Kematian Karyawan SPBU Terkuak, Begini Penjelasan Hasil Visumnya

Kasat Reskrim Polres Abdya, AKP Erjan Dasm

ABDYA | Kematian warga Komplek Perumnas Gampong Baharu, Kecamatan Blangpidie, Kabupaten Aceh Barat Daya (Abdya) terkuak. Hal ini setelah hasil visum korban berinisial FJ (42), yang merupakan seorang karyawan di salah satu Stasiun Pengisian Bahan Bakar Umum (SPBU) di Kabupaten Abdya itu keluar.

Informasi yang diterima awak media, Satuan Reserse dan Kriminal (Sat Reskrim) Polres Aceh Barat Daya (Abdya) telah mendapatkan hasil visum kasus seorang pria yang diduga bunuh diri di dalam rumahnya pada Rabu (1/04/2024) sore sekira pukul 16.30 WIB tersebut.

Ironisnya Kasus tersebut sempat memunculkan asumsi beragam dari masyarakat sekitar. Namun setelah keluar hasil visum, kasus tersebut menjadi terang dan dipastikan korban bunuh diri.

“Hasil visum ini menjadi salah satu petunjuk penyidik untuk mengungkap penyebab kematian warga Komplek Perumnas Gampong Baharu, Kecamatan Blangpidie, Kabupaten Aceh Barat Daya ini,” kata Kapolres Abdya, AKBP Agus Sulistianto, melalui Kasat Reskrim AKP Erjan Dasmi, Rabu (15/05/2024) malam.

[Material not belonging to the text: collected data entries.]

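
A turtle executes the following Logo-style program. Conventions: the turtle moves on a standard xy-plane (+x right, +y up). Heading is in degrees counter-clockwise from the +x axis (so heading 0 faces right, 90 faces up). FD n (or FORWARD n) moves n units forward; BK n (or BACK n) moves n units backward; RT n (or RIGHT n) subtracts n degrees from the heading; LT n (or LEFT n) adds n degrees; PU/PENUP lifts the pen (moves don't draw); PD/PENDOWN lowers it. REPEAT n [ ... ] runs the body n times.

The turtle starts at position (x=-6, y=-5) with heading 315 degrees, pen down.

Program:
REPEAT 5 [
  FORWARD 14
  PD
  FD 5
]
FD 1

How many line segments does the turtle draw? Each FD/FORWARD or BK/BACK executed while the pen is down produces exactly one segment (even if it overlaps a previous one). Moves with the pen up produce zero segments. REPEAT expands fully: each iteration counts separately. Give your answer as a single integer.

Answer: 11

Derivation:
Executing turtle program step by step:
Start: pos=(-6,-5), heading=315, pen down
REPEAT 5 [
  -- iteration 1/5 --
  FD 14: (-6,-5) -> (3.899,-14.899) [heading=315, draw]
  PD: pen down
  FD 5: (3.899,-14.899) -> (7.435,-18.435) [heading=315, draw]
  -- iteration 2/5 --
  FD 14: (7.435,-18.435) -> (17.335,-28.335) [heading=315, draw]
  PD: pen down
  FD 5: (17.335,-28.335) -> (20.87,-31.87) [heading=315, draw]
  -- iteration 3/5 --
  FD 14: (20.87,-31.87) -> (30.77,-41.77) [heading=315, draw]
  PD: pen down
  FD 5: (30.77,-41.77) -> (34.305,-45.305) [heading=315, draw]
  -- iteration 4/5 --
  FD 14: (34.305,-45.305) -> (44.205,-55.205) [heading=315, draw]
  PD: pen down
  FD 5: (44.205,-55.205) -> (47.74,-58.74) [heading=315, draw]
  -- iteration 5/5 --
  FD 14: (47.74,-58.74) -> (57.64,-68.64) [heading=315, draw]
  PD: pen down
  FD 5: (57.64,-68.64) -> (61.175,-72.175) [heading=315, draw]
]
FD 1: (61.175,-72.175) -> (61.882,-72.882) [heading=315, draw]
Final: pos=(61.882,-72.882), heading=315, 11 segment(s) drawn
Segments drawn: 11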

Ia menerangkan, terkait penyebab kematiannya, hasil dari pemeriksaan visum di RSUD Teuku Peukan tidak menunjukan adanya indikasi korban diracuni atau adanya tanda-tanda kekerasan. Namun sesuai hasil visum tersebut menunjukan korban murni bunuh diri.

“Karena tidak ditemukan tanda-tanda penganiayaan. Hanya ada bekas jeratan tali di lehernya dan sperma keluar,” terangnya.

Murni Bunuh Diri

Seterusnya, Ia juga menerangkan bahwa yang menjelaskan terkait dengan kondisi jenazah itu bukan tim penyidik, melainkan berdasarkan keahlian, bidang fungsi dan ilmunya, yakni tim dokter forensik.

“Jadi dalam hal ini yang menjelaskan bukan tim penyidik, melainkan hasil visum yang dikeluarkan tim dokter forensik,” ungkap Kasat Reskrim.

Tak hanya itu, lanjut Kasat Reskrim, dari hasil keterangan saksi, sebelumnya korban juga pernah berusaha melakukan upaya percobaan bunuh diri. Namun saat itu berhasil dicegah oleh keluarga.

“Dari hasil pemeriksaan dan keterangan saksi, sebelumnya korban juga sudah pernah melakukan percobaan bunuh diri, tapi digagalkan. Diduga karena depresi akibat terlilit hutang,” terangnya.

Oleh karena itu, Kasat Reskrim AKP Erjan Dasmi berharap dengan adanya hasil visum tersebut tidak muncul lagi spekulasi atau asumsi di masyarakat yang menyebutkan korban di bunuh, karena dari hasil visum tersebut jelas menunjukan bahwa korban bunuh diri. “Jadi jangan ada lagi asumsi macam – macam terhadap keluarga korban, karena ini murni bunuh diri,” pungkasnya.

Diberitakan sebelumnya, warga Komplek Perumnas Gampong Baharu, Kecamatan Blangpidie, Kabupaten Aceh Barat Daya (Abdya) digegerkan dengan penemuan seorang pria diduga bunuh diri di dalam rumahnya pada Rabu (1/04/2024) sore sekira pukul 16.30 WIB.

Menurut informasi yang diperoleh di lokasi, korban berinisial FJ (42), yang merupakan seorang karyawan di salah satu Stasiun Pengisian Bahan Bakar Umum (SPBU) yang berada di Kabupaten Abdya.

Pantauan awak media di lokasi, pascaberedarnya informasi adanya seorang pria bunuh diri, masyarakat sekitar maupun di luar gampong tersebut berbondong-bondong menuju ke tempat kejadian perkara (TKP) untuk melihat secara langsung peristiwa tersebut.

Informasi terakhir yang diterima, saat ini jenazah pria tersebut sudah dibawa ke Rumah Sakit Umum Daerah (RSUD) Teuku Peukan Abdya untuk dilakukan otopsi.